Comment by zxexz
2 months ago
I’m serving it on 16 H100s (2 nodes). I get 50-80 tok/s per request, and in aggregate I’ve seen several thousand. TTFT is pretty stable. Is faster than any cloud service we can use.
2 months ago
I’m serving it on 16 H100s (2 nodes). I get 50-80 tok/s per request, and in aggregate I’ve seen several thousand. TTFT is pretty stable. Is faster than any cloud service we can use.
H200s are pretty easy to get now. If you switched I'm guessing you'd get a nice bump because the nccl allreduce on the big mlps wouldn't have to cross infiniband.
You're presumably using a very small batch size compared to what I described, thus getting very low model FLOP utilization (MFU) and high dollar cost per token.
Yes, very tiny batch size on average.
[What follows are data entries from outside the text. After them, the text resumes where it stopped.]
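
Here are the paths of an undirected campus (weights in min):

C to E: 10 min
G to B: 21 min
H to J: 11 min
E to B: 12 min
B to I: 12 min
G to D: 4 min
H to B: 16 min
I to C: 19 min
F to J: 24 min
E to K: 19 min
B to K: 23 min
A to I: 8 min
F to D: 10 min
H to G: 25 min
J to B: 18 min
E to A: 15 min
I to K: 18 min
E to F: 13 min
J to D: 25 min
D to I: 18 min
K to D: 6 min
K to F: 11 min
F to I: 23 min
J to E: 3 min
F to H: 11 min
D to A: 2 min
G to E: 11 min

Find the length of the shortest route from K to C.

29 min

Compare a few routes:
K → E → C: 19+10 = 29
K → D → A → E → C: 6+2+15+10 = 33
K → D → G → E → C: 6+4+11+10 = 31
The minimum is 29 min via K → E → C.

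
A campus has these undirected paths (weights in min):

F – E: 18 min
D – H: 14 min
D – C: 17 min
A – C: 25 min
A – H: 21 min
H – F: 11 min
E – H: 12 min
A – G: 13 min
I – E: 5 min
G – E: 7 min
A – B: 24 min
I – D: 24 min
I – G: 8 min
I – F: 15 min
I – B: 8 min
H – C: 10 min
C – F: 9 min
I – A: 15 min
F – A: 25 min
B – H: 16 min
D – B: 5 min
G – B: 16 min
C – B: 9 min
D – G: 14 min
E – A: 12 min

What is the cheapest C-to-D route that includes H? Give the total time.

Shortest C→H: C → H = 10
Shortest H→D: H → D = 14
Total via H: 10 + 14 = 24 min.

24 min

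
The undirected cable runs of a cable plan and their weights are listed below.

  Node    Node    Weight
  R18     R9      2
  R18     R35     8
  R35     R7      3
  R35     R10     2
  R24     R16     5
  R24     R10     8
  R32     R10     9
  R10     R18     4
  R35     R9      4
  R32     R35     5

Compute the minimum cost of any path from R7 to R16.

Compare a few routes:
R7 → R35 → R18 → R10 → R24 → R16: 3+8+4+8+5 = 28
R7 → R35 → R32 → R10 → R24 → R16: 3+5+9+8+5 = 30
R7 → R35 → R10 → R24 → R16: 3+2+8+5 = 18
R7 → R35 → R9 → R18 → R10 → R24 → R16: 3+4+2+4+8+5 = 26
Cheapest is R7 → R35 → R10 → R24 → R16 at 18.

18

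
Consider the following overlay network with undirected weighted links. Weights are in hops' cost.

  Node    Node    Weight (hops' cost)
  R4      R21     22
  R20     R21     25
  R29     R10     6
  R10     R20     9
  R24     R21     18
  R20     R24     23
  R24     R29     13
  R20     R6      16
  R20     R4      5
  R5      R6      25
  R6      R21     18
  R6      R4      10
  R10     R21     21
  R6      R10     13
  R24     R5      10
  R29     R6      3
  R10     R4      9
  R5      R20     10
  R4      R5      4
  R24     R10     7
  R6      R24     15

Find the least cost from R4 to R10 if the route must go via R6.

Best R4 to R6: R4 → R6 costing 10
Best R6 to R10: R6 → R29 → R10 costing 9
Total via R6: 10 + 9 = 19 hops' cost.

19 hops' cost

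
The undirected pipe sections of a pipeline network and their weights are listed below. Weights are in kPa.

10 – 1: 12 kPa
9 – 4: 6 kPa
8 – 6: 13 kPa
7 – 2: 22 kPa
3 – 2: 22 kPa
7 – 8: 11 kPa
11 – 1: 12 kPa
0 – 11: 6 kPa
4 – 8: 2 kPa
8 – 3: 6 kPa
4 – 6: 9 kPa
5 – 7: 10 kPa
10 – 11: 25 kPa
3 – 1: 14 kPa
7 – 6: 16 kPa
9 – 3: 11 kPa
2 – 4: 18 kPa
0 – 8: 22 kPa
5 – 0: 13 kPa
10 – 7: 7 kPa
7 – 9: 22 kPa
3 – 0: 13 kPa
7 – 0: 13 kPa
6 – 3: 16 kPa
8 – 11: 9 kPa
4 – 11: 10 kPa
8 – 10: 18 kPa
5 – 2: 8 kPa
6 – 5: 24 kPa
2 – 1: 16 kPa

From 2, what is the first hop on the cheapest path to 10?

Candidate routes:
2 - 1 - 10: 16+12 = 28
2 - 5 - 7 - 10: 8+10+7 = 25
2 - 7 - 10: 22+7 = 29
The minimum is 25 kPa via 2 - 5 - 7 - 10.
So from 2 the first move is to 5.

5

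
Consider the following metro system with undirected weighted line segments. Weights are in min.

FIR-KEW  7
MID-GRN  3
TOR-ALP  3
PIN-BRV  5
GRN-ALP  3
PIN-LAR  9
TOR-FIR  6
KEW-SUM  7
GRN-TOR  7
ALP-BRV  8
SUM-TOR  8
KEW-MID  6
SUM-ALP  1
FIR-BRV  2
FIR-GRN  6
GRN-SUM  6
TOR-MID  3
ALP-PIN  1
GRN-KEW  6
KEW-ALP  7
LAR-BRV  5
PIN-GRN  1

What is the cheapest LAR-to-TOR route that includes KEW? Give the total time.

Best LAR to KEW: LAR → BRV → FIR → KEW costing 14
Shortest KEW→TOR: KEW → MID → TOR = 9
Total via KEW: 14 + 9 = 23 min.

23 min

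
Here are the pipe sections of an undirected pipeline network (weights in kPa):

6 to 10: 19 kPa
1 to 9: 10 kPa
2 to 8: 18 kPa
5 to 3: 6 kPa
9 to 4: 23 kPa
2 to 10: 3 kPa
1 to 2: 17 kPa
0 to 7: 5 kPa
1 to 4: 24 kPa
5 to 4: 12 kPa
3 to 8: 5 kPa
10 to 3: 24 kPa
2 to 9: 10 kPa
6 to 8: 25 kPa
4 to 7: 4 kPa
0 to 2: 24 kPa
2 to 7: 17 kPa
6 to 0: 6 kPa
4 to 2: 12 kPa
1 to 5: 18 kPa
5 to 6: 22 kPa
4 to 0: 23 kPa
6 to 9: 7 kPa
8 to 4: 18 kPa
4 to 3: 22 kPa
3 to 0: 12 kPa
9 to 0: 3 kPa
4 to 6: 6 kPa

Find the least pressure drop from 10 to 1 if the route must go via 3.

Shortest 10→3: 10–3 = 24
Best 3 to 1: 3–5–1 costing 24
Total via 3: 24 + 24 = 48 kPa.

48 kPa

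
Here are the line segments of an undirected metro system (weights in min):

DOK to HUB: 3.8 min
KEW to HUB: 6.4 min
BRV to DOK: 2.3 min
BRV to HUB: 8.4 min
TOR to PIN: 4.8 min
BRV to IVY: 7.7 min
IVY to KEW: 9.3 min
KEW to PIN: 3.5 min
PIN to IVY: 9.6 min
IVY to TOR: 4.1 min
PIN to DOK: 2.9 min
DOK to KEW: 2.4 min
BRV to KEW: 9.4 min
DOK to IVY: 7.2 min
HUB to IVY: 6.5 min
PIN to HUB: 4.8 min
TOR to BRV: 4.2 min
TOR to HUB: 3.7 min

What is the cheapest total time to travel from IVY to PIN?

8.9 min

Compare a few routes:
IVY–TOR–PIN: 4.1+4.8 = 8.9
IVY–HUB–PIN: 6.5+4.8 = 11.3
IVY–PIN: 9.6 = 9.6
IVY–DOK–PIN: 7.2+2.9 = 10.1
Cheapest is IVY–TOR–PIN at 8.9 min.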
Have not optimized for MFU. This is optimized for a varying (~1-60ish) numbers of active requests while minimizing latency (time to first token and time to last token from final token) given short to medium known "prompts" and short structured responses, with very little in the way of shared prefixes in concurrent prompts.
You could do it on one node of 8xMI300x and cut your costs down.
Using vllm?
Oh, SGLang. Had to make a couple modifications, I forget what they were, nothing crazy. Lots of extra firmware, driver and system config too.